I mentioned in my previous article that I was a thorough going Baptist. My great-great grandfather, Enos B. Rush, was a Baptist preacher who served the Confederate troops as a Chaplain, and continued his ministry through the early 1920’s. His son, my great-uncle, Charles S. Rush, was a Baptist preacher. My grandfather, Charles E. Rush, Sr., was a deacon and Sunday School teacher, as was my dad, who followed his dad in both roles. My son, Nathan T. Rush is a Baptist preacher. Other extensions of my extended family have deep roots in the SBC as well, serving in numerous roles in Baptist churches.
I mention this background only to say that my family and I are and have been fully invested in the work of the SBC. I come from a long line of faithful givers whose tithes went to help build the great missionary enterprise known as the SBC. I am hard pressed to think that surrendering their lifelong and faithful investment in and service to the SBC is either respectable or admirable.

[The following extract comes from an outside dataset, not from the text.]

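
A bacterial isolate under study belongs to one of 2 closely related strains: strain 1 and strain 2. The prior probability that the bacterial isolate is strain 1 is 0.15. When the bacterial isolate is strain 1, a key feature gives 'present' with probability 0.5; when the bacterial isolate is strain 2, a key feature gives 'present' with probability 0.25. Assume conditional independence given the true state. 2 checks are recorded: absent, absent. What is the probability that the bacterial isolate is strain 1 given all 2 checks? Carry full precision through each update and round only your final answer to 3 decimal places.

0.073

After 'absent': P(strain 1) = 0.5·0.1500 / (0.5·0.1500 + 0.75·0.8500) ≈ 0.1053
After 'absent': P(strain 1) = 0.5·0.1053 / (0.5·0.1053 + 0.75·0.8947) ≈ 0.0727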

Attending the SBC was heartbreaking because once again, as has been the case over the last decade or more, it became increasingly obvious that transparency and accountability for our entities is a thing of the past. The financial reports are not detailed. No one knows what our entity presidents or their top lieutenants are paid. Not even the trustees have this information (with the possible exception of a few of the board officers). I know this because I serve on the board of the Southern Baptist Theological Seminary and my knowledge of the finances of the institution are minimal. The hard truth is that our entities are hiding what they are doing with your church’s precious tithe money, given in good faith to support our missionary and educational enterprises.
I am not the only messenger to the convention who feels this way. As was the case in several previous conventions, so it was in New Orleans. Though time is very limited for questions to the entity heads, one after the other successfully dodged questions from messengers asking for accountability and transparency. The fact that messengers are asking the questions shows incontrovertibly other pastors, churches and messengers share many of my concerns.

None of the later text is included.